ITパスポート試験 過去問解説

著作権法とは?ITパスポート試験 2018年 (平成30年 秋期) 問7を解説

ITパスポート試験 2018年 (平成30年 秋期) 問7は、著作権法に関する理解を問う問題です。検索から入っても、問題文、選択肢、正解、解説、各選択肢がなぜ違うかをこのページだけで確認できます。

問題文

開発したプログラム及びそれを開発するために用いたアルゴリズムに関して,著作権法による保護範囲の適切な組合せはどれか。

この問題の出題ポイント

  • 著作権法の定義だけでなく、問題文中の条件がどの選択肢に当てはまるかを確認する。
  • ストラテジ系分野では、用語の目的・主体・責任範囲の違いが選択肢で問われやすい。
  • 関連タグ: 知的財産権、著作権法、図表問題。

選択肢

  1. プログラム:保護されない,アルゴリズム:保護されない
  2. プログラム:保護されない,アルゴリズム:保護される
  3. プログラム:保護される,アルゴリズム:保護されない正解
  4. プログラム:保護される,アルゴリズム:保護される

正解

: プログラム:保護される,アルゴリズム:保護されない

解説

著作権法は、プログラム(ソースコード・オブジェクトコード)を「プログラムの著作物」として保護する(第10条1項9号)。一方、アルゴリズム(解法・手順・考え方)はアイデアに該当し、著作権法の保護対象外と明示されている(第10条3項:「プログラム言語・規約・解法には著作権は及ばない」)。この「アイデアと表現の二分論」が原則で、アイデア自体は著作権保護を受けず表現のみが保護される。アルゴリズムを保護するには特許法による手段が適切となる。

なぜ他の選択肢が違うのか

  • 誤り。プログラムは著作権法第10条1項9号により著作物として明確に保護される。ソースコード・オブジェクトコードともに「プログラムの著作物」として扱われ、第三者が無断で複製・改変・配布することは著作権侵害となる。プログラムが保護されないという説明は法律上誤りである。

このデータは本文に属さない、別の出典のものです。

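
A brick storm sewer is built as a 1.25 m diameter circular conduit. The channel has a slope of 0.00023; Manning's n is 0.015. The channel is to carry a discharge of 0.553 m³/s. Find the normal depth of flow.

Manning's equation rearranged: A R^(2/3) = nQ / (1·√S) = 0.015 × 0.553 / (√0.00023) = 0.547.
At y = 0.886 m: A R^(2/3) = 0.4809 — low.
At y = 1.16 m: A R^(2/3) = 0.6075 — high.
At y = 0.99 m: A R^(2/3) = 0.5469 — matches.

y_n = 0.99 m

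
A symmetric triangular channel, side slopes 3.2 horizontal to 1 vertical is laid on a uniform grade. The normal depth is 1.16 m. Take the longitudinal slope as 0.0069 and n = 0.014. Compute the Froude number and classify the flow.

For a triangular section with side slope z = 3.2: A = zy² = 3.2×1.16² = 4.306 m²; P = 2y√(1+z²) = 2×1.16×3.353 = 7.778 m.
Hydraulic radius R = A/P = 4.306/7.778 = 0.5536 m.
V = (1/n) R^(2/3) √S = (1/0.014) × 0.5536^(2/3) × √0.0069 = 4 m/s. Hydraulic depth D_h = A/T = 4.306/7.424 = 0.58 m.
Froude number Fr = V/√(g·D_h) = 4/√(9.81×0.58) = 1.68, which is greater than 1, so the flow is supercritical.

supercritical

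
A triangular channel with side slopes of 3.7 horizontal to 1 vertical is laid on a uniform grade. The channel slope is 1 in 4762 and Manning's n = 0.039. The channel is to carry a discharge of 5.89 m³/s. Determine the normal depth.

Manning's equation rearranged: A R^(2/3) = nQ / (1·√S) = 0.039 × 5.89 / (√0.00021) = 15.85.
Trying y = 1.82 m: A R^(2/3) = 11.24 — too small.
Trying y = 2.59 m: A R^(2/3) = 28.8 — too large.
Trying y = 2.07 m: A R^(2/3) = 15.85 — matches.

y_n = 2.07 m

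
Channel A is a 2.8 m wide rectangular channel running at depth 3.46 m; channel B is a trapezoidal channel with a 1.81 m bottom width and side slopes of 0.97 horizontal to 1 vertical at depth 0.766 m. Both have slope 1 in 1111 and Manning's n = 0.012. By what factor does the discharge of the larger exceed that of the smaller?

7.89

Channel A: Flow area A = b·y = 2.8 × 3.46 = 9.688 m². Wetted perimeter P = b + 2y = 2.8 + 2×3.46 = 9.72 m. Hydraulic radius R = A/P = 9.688/9.72 = 0.9967 m. Q_A = (1/0.012)·9.688·0.9967^(2/3)·√0.0009001 = 24.17 m³/s.
Channel B: With bottom width b = 1.81 m and side slope z = 0.97: A = (b + zy)y = (1.81 + 0.97×0.766)×0.766 = 1.956 m²; P = b + 2y√(1+z²) = 1.81 + 2×0.766×1.393 = 3.944 m. Hydraulic radius R = A/P = 1.956/3.944 = 0.4958 m. Q_B = (1/0.012)·1.956·0.4958^(2/3)·√0.0009001 = 3.063 m³/s.
The larger discharge is 24.17 m³/s and the smaller is 3.063 m³/s; the ratio is 7.89.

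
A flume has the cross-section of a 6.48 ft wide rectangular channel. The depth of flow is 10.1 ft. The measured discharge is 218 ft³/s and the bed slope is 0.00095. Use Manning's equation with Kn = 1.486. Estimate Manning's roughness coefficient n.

n = 0.025

Flow area A = b·y = 6.48 × 10.1 = 65.45 ft². Wetted perimeter P = b + 2y = 6.48 + 2×10.1 = 26.68 ft.
Hydraulic radius R = A/P = 65.45/26.68 = 2.453 ft.
Rearranging Manning's equation: n = (1.486/Q) A R^(2/3) S^(1/2) = (1.486/218) × 65.45 × 2.453^(2/3) × √0.00095 = 0.025.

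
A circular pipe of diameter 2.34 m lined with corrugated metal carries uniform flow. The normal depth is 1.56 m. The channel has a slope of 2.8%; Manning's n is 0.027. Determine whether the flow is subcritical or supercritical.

supercritical

For a circular section of diameter D = 2.34 m at depth y = 1.56 m, the central angle is θ = 2 arccos(1 − 2y/D) = 3.821 rad. Then A = (D²/8)(θ − sin θ) = 3.046 m² and P = Dθ/2 = 4.471 m.
Hydraulic radius R = A/P = 3.046/4.471 = 0.6812 m.
V = (1/n) R^(2/3) √S = (1/0.027) × 0.6812^(2/3) × √0.028 = 4.798 m/s. Hydraulic depth D_h = A/T = 3.046/2.206 = 1.381 m.
Froude number Fr = V/√(g·D_h) = 4.798/√(9.81×1.381) = 1.3, which is greater than 1, so the flow is supercritical.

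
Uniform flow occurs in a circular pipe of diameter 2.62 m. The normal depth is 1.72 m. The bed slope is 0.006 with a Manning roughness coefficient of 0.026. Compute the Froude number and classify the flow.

subcritical

For a circular section of diameter D = 2.62 m at depth y = 1.72 m, the central angle is θ = 2 arccos(1 − 2y/D) = 3.778 rad. Then A = (D²/8)(θ − sin θ) = 3.752 m² and P = Dθ/2 = 4.95 m.
Hydraulic radius R = A/P = 3.752/4.95 = 0.7581 m.
V = (1/n) R^(2/3) √S = (1/0.026) × 0.7581^(2/3) × √0.006 = 2.477 m/s. Hydraulic depth D_h = A/T = 3.752/2.488 = 1.508 m.
Froude number Fr = V/√(g·D_h) = 2.477/√(9.81×1.508) = 0.644, which is less than 1, so the flow is subcritical.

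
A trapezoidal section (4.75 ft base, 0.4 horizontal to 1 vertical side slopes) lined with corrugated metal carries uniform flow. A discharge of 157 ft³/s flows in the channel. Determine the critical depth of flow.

y_c = 2.96 ft

At critical depth, Q² T / (g A³) = 1, i.e. A³/T = Q²/g = 157²/32.2 = 765.5.
At y = 3.41 ft: A³/T = 1212 — too large.
At y = 2.05 ft: A³/T = 233 — too small.
At y = 2.96 ft: A³/T = 761.3 — close enough.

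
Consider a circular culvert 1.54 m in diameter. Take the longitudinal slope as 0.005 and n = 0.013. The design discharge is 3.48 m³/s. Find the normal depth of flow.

y_n = 0.904 m

Manning's equation rearranged: A R^(2/3) = nQ / (1·√S) = 0.013 × 3.48 / (√0.005) = 0.6398.
Try y = 0.633 m: A R^(2/3) = 0.3491 — too small.
Try y = 1 m: A R^(2/3) = 0.7446 — too large.
Try y = 0.904 m: A R^(2/3) = 0.6403 — matches.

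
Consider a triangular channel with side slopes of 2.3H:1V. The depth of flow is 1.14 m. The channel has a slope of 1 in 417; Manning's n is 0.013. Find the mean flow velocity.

V = 2.44 m/s

For a triangular section with side slope z = 2.3: A = zy² = 2.3×1.14² = 2.989 m²; P = 2y√(1+z²) = 2×1.14×2.508 = 5.718 m.
Hydraulic radius R = A/P = 2.989/5.718 = 0.5227 m.
From Manning's equation, V = (1/n) R^(2/3) S^(1/2) = (1/0.013) × 0.5227^(2/3) × 0.002398^(1/2) = 2.44 m/s.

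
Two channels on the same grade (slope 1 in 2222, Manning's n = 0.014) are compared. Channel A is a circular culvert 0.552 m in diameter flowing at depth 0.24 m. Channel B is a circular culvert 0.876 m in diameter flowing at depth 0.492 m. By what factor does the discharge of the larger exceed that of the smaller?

5.3

Channel A: For a circular section of diameter D = 0.552 m at depth y = 0.24 m, the central angle is θ = 2 arccos(1 − 2y/D) = 2.88 rad. Then A = (D²/8)(θ − sin θ) = 0.09984 m² and P = Dθ/2 = 0.7949 m. Hydraulic radius R = A/P = 0.09984/0.7949 = 0.1256 m. Q_A = (1/0.014)·0.09984·0.1256^(2/3)·√0.00045 = 0.03794 m³/s.
Channel B: For a circular section of diameter D = 0.876 m at depth y = 0.492 m, the central angle is θ = 2 arccos(1 − 2y/D) = 3.389 rad. Then A = (D²/8)(θ − sin θ) = 0.3485 m² and P = Dθ/2 = 1.484 m. Hydraulic radius R = A/P = 0.3485/1.484 = 0.2348 m. Q_B = (1/0.014)·0.3485·0.2348^(2/3)·√0.00045 = 0.201 m³/s.
The larger discharge is 0.201 m³/s and the smaller is 0.03794 m³/s; the ratio is 5.3.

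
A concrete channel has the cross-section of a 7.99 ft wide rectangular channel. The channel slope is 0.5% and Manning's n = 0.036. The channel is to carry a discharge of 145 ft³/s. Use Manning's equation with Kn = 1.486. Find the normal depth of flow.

y_n = 3.94 ft

Manning's equation rearranged: A R^(2/3) = nQ / (1.486·√S) = 0.036 × 145 / (1.486 × √0.005) = 49.68.
At y = 4.52 ft: A R^(2/3) = 59.61 — high.
At y = 3.94 ft: A R^(2/3) = 49.7 — matches.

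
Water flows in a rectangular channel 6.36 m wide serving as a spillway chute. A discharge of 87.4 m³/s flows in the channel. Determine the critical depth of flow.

y_c = 2.68 m

For a rectangular channel, critical depth y_c = (q²/g)^(1/3) where q = Q/b = 87.4/6.36 = 13.74 m²/s.
So y_c = (13.74²/9.81)^(1/3) = 2.68 m.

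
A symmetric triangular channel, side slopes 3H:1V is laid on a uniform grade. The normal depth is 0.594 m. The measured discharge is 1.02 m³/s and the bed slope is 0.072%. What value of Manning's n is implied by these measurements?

n = 0.012

For a triangular section with side slope z = 3: A = zy² = 3×0.594² = 1.059 m²; P = 2y√(1+z²) = 2×0.594×3.162 = 3.757 m.
Hydraulic radius R = A/P = 1.059/3.757 = 0.2818 m.
Rearranging Manning's equation: n = (1/Q) A R^(2/3) S^(1/2) = (1/1.02) × 1.059 × 0.2818^(2/3) × √0.00072 = 0.012.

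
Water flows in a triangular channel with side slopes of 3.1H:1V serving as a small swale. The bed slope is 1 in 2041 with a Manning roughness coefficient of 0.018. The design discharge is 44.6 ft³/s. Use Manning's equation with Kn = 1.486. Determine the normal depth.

Manning's equation rearranged: A R^(2/3) = nQ / (1.486·√S) = 0.018 × 44.6 / (1.486 × √0.00049) = 24.41.
At y = 2.32 ft: A R^(2/3) = 17.82 — too small.
At y = 3.32 ft: A R^(2/3) = 46.35 — too large.
At y = 2.61 ft: A R^(2/3) = 24.4 — close enough.

y_n = 2.61 ft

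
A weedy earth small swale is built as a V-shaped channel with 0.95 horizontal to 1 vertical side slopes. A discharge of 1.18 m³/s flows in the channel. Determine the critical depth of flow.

At critical depth, Q² T / (g A³) = 1, i.e. A³/T = Q²/g = 1.18²/9.81 = 0.1419.
At y = 0.968 m: A³/T = 0.3835 — over.
At y = 0.793 m: A³/T = 0.1415 — ≈ 0.1419.

y_c = 0.793 m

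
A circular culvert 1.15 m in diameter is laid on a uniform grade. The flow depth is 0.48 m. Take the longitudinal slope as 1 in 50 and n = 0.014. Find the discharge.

For a circular section of diameter D = 1.15 m at depth y = 0.48 m, the central angle is θ = 2 arccos(1 − 2y/D) = 2.81 rad. Then A = (D²/8)(θ − sin θ) = 0.4106 m² and P = Dθ/2 = 1.616 m.
Hydraulic radius R = A/P = 0.4106/1.616 = 0.2542 m.
Manning's equation: Q = (1/n) A R^(2/3) S^(1/2) = (1/0.014) × 0.4106 × 0.2542^(2/3) × 0.02^(1/2) = 1.66 m³/s.

Q = 1.66 m³/s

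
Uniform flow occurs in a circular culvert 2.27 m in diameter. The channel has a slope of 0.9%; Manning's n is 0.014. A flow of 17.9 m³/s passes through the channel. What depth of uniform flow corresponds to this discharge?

Manning's equation rearranged: A R^(2/3) = nQ / (1·√S) = 0.014 × 17.9 / (√0.009) = 2.642.
Trying y = 2.11 m: A R^(2/3) = 2.982 — too large.
Trying y = 1.77 m: A R^(2/3) = 2.641 — ≈ 2.642.

y_n = 1.77 m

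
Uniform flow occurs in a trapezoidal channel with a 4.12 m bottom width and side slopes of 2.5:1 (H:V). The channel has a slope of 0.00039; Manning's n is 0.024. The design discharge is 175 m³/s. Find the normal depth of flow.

Manning's equation rearranged: A R^(2/3) = nQ / (1·√S) = 0.024 × 175 / (√0.00039) = 212.7.
Trying y = 5.05 m: A R^(2/3) = 164 — low.
Trying y = 6.63 m: A R^(2/3) = 313 — high.
Trying y = 5.64 m: A R^(2/3) = 212.8 — matches.

y_n = 5.64 m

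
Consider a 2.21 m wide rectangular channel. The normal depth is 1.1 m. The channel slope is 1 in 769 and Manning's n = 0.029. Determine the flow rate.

Q = 2.03 m³/s

Flow area A = b·y = 2.21 × 1.1 = 2.431 m². Wetted perimeter P = b + 2y = 2.21 + 2×1.1 = 4.41 m.
Hydraulic radius R = A/P = 2.431/4.41 = 0.5512 m.
Manning's equation: Q = (1/n) A R^(2/3) S^(1/2) = (1/0.029) × 2.431 × 0.5512^(2/3) × 0.0013^(1/2) = 2.03 m³/s.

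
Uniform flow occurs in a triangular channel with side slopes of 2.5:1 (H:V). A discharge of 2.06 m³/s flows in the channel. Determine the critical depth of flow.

At critical depth, Q² T / (g A³) = 1, i.e. A³/T = Q²/g = 2.06²/9.81 = 0.4326.
Trying y = 0.471 m: A³/T = 0.07244 — short.
Trying y = 0.673 m: A³/T = 0.4314 — close enough.

y_c = 0.673 m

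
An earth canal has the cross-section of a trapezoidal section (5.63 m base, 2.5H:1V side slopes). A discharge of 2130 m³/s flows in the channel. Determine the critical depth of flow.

At critical depth, Q² T / (g A³) = 1, i.e. A³/T = Q²/g = 2130²/9.81 = 462500.
Try y = 11.7 m: A³/T = 1060000 — too large.
Try y = 9.76 m: A³/T = 462600 — ≈ 462500.

y_c = 9.76 m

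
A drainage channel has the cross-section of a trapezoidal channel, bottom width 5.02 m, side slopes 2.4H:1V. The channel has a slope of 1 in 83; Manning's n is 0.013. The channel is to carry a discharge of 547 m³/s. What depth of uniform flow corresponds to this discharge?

Manning's equation rearranged: A R^(2/3) = nQ / (1·√S) = 0.013 × 547 / (√0.01205) = 64.78.
At y = 2.92 m: A R^(2/3) = 50.78 — short.
At y = 4.03 m: A R^(2/3) = 102.5 — over.
At y = 3.27 m: A R^(2/3) = 64.79 — ≈ 64.78.

y_n = 3.27 m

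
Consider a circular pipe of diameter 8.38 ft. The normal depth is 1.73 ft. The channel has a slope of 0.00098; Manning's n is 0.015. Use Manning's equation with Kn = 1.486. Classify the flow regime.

subcritical

For a circular section of diameter D = 8.38 ft at depth y = 1.73 ft, the central angle is θ = 2 arccos(1 − 2y/D) = 1.887 rad. Then A = (D²/8)(θ − sin θ) = 8.217 ft² and P = Dθ/2 = 7.905 ft.
Hydraulic radius R = A/P = 8.217/7.905 = 1.039 ft.
V = (1.486/n) R^(2/3) √S = (1.486/0.015) × 1.039^(2/3) × √0.00098 = 3.182 ft/s. Hydraulic depth D_h = A/T = 8.217/6.784 = 1.211 ft.
Froude number Fr = V/√(g·D_h) = 3.182/√(32.2×1.211) = 0.51, which is less than 1, so the flow is subcritical.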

  • 誤り。プログラムは保護されアルゴリズムは保護されないというのが正しいが、イはアルゴリズムが保護されるとする説明を含んでいる。アルゴリズムはアイデアの領域であり、著作権ではなく特許権の範囲(新規性・進歩性があれば)で保護を求めることになるため、アルゴリズムの著作権保護を肯定する説明は法律上誤りである。

  • ウ(正解)

    正解。プログラムは著作権法で著作物として保護される一方、アルゴリズムは同法第10条3項により保護対象外と規定されている。「プログラムの著作物に対する著作権はプログラム言語・規約・解法(アルゴリズム)には及ばない」という条文が根拠であり、プログラムとアルゴリズムの保護の違いを正確に表している。

  • 誤り。アルゴリズムについては、著作権法が明確に保護対象外としている(第10条3項)。アルゴリズムを著作権法が保護するという説明は法的に誤りである。アルゴリズムは数学的手順・アイデアの領域に属し、著作権が保護するのは具体的な「表現(コード)」であり、背後にある「考え方(アルゴリズム)」は保護されない。

解き方の整理

著作権法の問題では、選択肢のキーワードだけで判断せず、問題文が示す条件と正解選択肢の説明が一致しているかを見ます。誤答選択肢は、似た用語を混ぜる、主体を入れ替える、目的や範囲を広げすぎる、という形で作られることが多いため、選択肢別解説まで確認しておくと復習効率が上がります。